Movie Review : Dream Girl

Rating : 2/5
Genre : Comedy
Year : 2019
Running time : 2 hours 17 minutes
Director : Raaj Shaandilya
Cast : Ayushman Khurana, Nusrat Bharucha, Anuu Kapoor, Abhishek Banerjee, Vijay Raaz, Rajesh Sharma, Manjot Singh
Kid rating : PG

Dream Girl, from the trailer, seemed a fun movie – quirky premise, and a solid lead actor. Our hero Karam (Khurana, whom we saw very recently in the fabulous Article 15) can speak in a woman’s voice, a talent that has gotten him cast as Sita/Radha/other Goddess/mythological character in every other play in his hometown of Mathura. Unable to secure a job, Karam finally capitulates and becomes Pooja, a female voice in a “friendship” call centre. Hordes of men are smitten by the silky-voiced Pooja, and Karam finds himself unable to extricate himself from the mess.

Dream Girl drips with sometimes-funny one-liners. The first half goes by quickly, but the second half is a slog. Director Shaandilya makes a hash of the execution, and the screenplay is dead in the water. New and inconsequential characters come out of the woodwork and you are left working out the connections/reason for the scene. Random gags are strung together without rhyme or reason and either get too hammy or too ludicrous to actually be funny. Some of this is so shoddily done that it looks like a poorly made televison serial from the 80s Doordarshan era.

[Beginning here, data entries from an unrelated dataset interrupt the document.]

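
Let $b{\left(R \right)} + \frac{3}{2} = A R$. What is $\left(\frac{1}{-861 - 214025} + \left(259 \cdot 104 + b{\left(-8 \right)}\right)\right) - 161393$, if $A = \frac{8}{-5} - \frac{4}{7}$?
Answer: $- \frac{72223790888}{537215} \approx -1.3444 \cdot 10^{5}$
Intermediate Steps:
$A = - \frac{76}{35}$ ($A = 8 \left(- \frac{1}{5}\right) - \frac{4}{7} = - \frac{8}{5} - \frac{4}{7} = - \frac{76}{35} \approx -2.1714$)
$b{\left(R \right)} = - \frac{3}{2} - \frac{76 R}{35}$
$\left(\frac{1}{-861 - 214025} + \left(259 \cdot 104 + b{\left(-8 \right)}\right)\right) - 161393 = \left(\frac{1}{-861 - 214025} + \left(259 \cdot 104 - - \frac{1111}{70}\right)\right) - 161393 = \left(\frac{1}{-214886} + \left(26936 + \left(- \frac{3}{2} + \frac{608}{35}\right)\right)\right) - 161393 = \left(- \frac{1}{214886} + \left(26936 + \frac{1111}{70}\right)\right) - 161393 = \left(- \frac{1}{214886} + \frac{1886631}{70}\right) - 161393 = \frac{14478949607}{537215} - 161393 = - \frac{72223790888}{537215}$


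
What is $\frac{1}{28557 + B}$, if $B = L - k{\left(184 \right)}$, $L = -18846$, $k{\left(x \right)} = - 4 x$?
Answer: $\frac{1}{10447} \approx 9.5721 \cdot 10^{-5}$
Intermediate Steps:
$B = -18110$ ($B = -18846 - \left(-4\right) 184 = -18846 - -736 = -18846 + 736 = -18110$)
$\frac{1}{28557 + B} = \frac{1}{28557 - 18110} = \frac{1}{10447}$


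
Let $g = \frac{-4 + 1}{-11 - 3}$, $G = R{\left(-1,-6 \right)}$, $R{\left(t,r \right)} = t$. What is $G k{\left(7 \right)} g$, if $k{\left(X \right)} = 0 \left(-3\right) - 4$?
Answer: $\frac{6}{7} \approx 0.85714$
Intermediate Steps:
$k{\left(X \right)} = -4$ ($k{\left(X \right)} = 0 - 4 = -4$)
$G = -1$
$g = \frac{3}{14}$ ($g = - \frac{3}{-14} = \left(-3\right) \left(- \frac{1}{14}\right) = \frac{3}{14} \approx 0.21429$)
$G k{\left(7 \right)} g = \left(-1\right) \left(-4\right) \frac{3}{14} = 4 \cdot \frac{3}{14} = \frac{6}{7}$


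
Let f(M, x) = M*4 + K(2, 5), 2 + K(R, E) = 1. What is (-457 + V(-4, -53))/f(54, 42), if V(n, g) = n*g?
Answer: -49/43 ≈ -1.1395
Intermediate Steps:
K(R, E) = -1 (K(R, E) = -2 + 1 = -1)
V(n, g) = g*n
f(M, x) = -1 + 4*M (f(M, x) = M*4 - 1 = 4*M - 1 = -1 + 4*M)
(-457 + V(-4, -53))/f(54, 42) = (-457 - 53*(-4))/(-1 + 4*54) = (-457 + 212)/(-1 + 216) = -245/215 = -245*1/215 = -49/43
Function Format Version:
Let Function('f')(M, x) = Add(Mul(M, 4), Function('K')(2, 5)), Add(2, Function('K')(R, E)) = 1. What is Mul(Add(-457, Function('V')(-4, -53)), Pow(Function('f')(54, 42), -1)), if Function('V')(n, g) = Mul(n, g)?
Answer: Rational(-49, 43) ≈ -1.1395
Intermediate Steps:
Function('K')(R, E) = -1 (Function('K')(R, E) = Add(-2, 1) = -1)
Function('V')(n, g) = Mul(g, n)
Function('f')(M, x) = Add(-1, Mul(4, M)) (Function('f')(M, x) = Add(Mul(M, 4), -1) = Add(Mul(4, M), -1) = Add(-1, Mul(4, M)))
Mul(Add(-457, Function('V')(-4, -53)), Pow(Function('f')(54, 42), -1)) = Mul(Add(-457, Mul(-53, -4)), Pow(Add(-1, Mul(4, 54)), -1)) = Mul(Add(-457, 212), Pow(Add(-1, 216), -1)) = Mul(-245, Pow(215, -1)) = Mul(-245, Rational(1, 215)) = Rational(-49, 43)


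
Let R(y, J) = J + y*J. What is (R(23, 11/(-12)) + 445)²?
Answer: 178929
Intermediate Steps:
R(y, J) = J + J*y
(R(23, 11/(-12)) + 445)² = ((11/(-12))*(1 + 23) + 445)² = ((11*(-1/12))*24 + 445)² = (-11/12*24 + 445)² = (-22 + 445)² = 423² = 178929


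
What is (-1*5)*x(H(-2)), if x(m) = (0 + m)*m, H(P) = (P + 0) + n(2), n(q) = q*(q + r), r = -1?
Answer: 0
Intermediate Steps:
n(q) = q*(-1 + q) (n(q) = q*(q - 1) = q*(-1 + q))
H(P) = 2 + P (H(P) = (P + 0) + 2*(-1 + 2) = P + 2*1 = P + 2 = 2 + P)
x(m) = m² (x(m) = m*m = m²)
(-1*5)*x(H(-2)) = (-1*5)*(2 - 2)² = -5*0² = -5*0 = 0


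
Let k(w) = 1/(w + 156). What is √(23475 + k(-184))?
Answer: √4601093/14 ≈ 153.22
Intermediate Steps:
k(w) = 1/(156 + w)
√(23475 + k(-184)) = √(23475 + 1/(156 - 184)) = √(23475 + 1/(-28)) = √(23475 - 1/28) = √(657299/28) = √4601093/14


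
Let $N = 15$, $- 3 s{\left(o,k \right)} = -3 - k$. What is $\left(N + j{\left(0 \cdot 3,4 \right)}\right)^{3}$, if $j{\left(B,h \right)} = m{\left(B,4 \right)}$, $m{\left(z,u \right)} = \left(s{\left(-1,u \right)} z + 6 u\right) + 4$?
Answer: $79507$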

The only thing really going for Dream Girl is its star. Ayushmann Khurana shines in and as the Dream Girl. Nusrat Bharucha, who fared well in Sonu ke Teetu ki Sweety, has little screen time here and is miscast. Annu Kapoor as Karam’s drowning-in-debt dad is over-the-top and insufferable – so same old same old. Abhishek Banerjee, Rajesh Sharma are actors who normally do well, but don’t quite garner applause here.

The film tries to make a patently adult-themed film family-friendly. The Friendship call-centers would rightfully be called phone-sex lines, but Dream Girl doesn’t get that tawdry. The Friendship call-center girls are matronly women who talk to their clients while cutting vegetables or knitting – the pretense of being harmless and non-degrading. Why, oh why?  The film might have been edgier and believable had it told it like it was.

Then Dream Girl tries to go all sentimental on us by doing a PSA – on why human beings are so lonely that they are calling “Friendship lines”. The concern is all for the poor lonely men, and not the women who do the unpleasant work of serving those needs. It’s like the scriptwriter has blinders on. Besides, this call to end loneliness, seems fake and tacked on towards the end like an afterthought – there go the brownie points for earnestness!

All in all, a poor business, this film. In the hands of a director who knew what he was doing, this could have been rollicking good fun. Alas!

Kidwise: As I said, DreamGirl tries to cover up unpleasant situations and make them seem normal. So, your kid might have some questions (like I do 🙂 – who calls Friendship call lines?), but nothing vulgar is shown.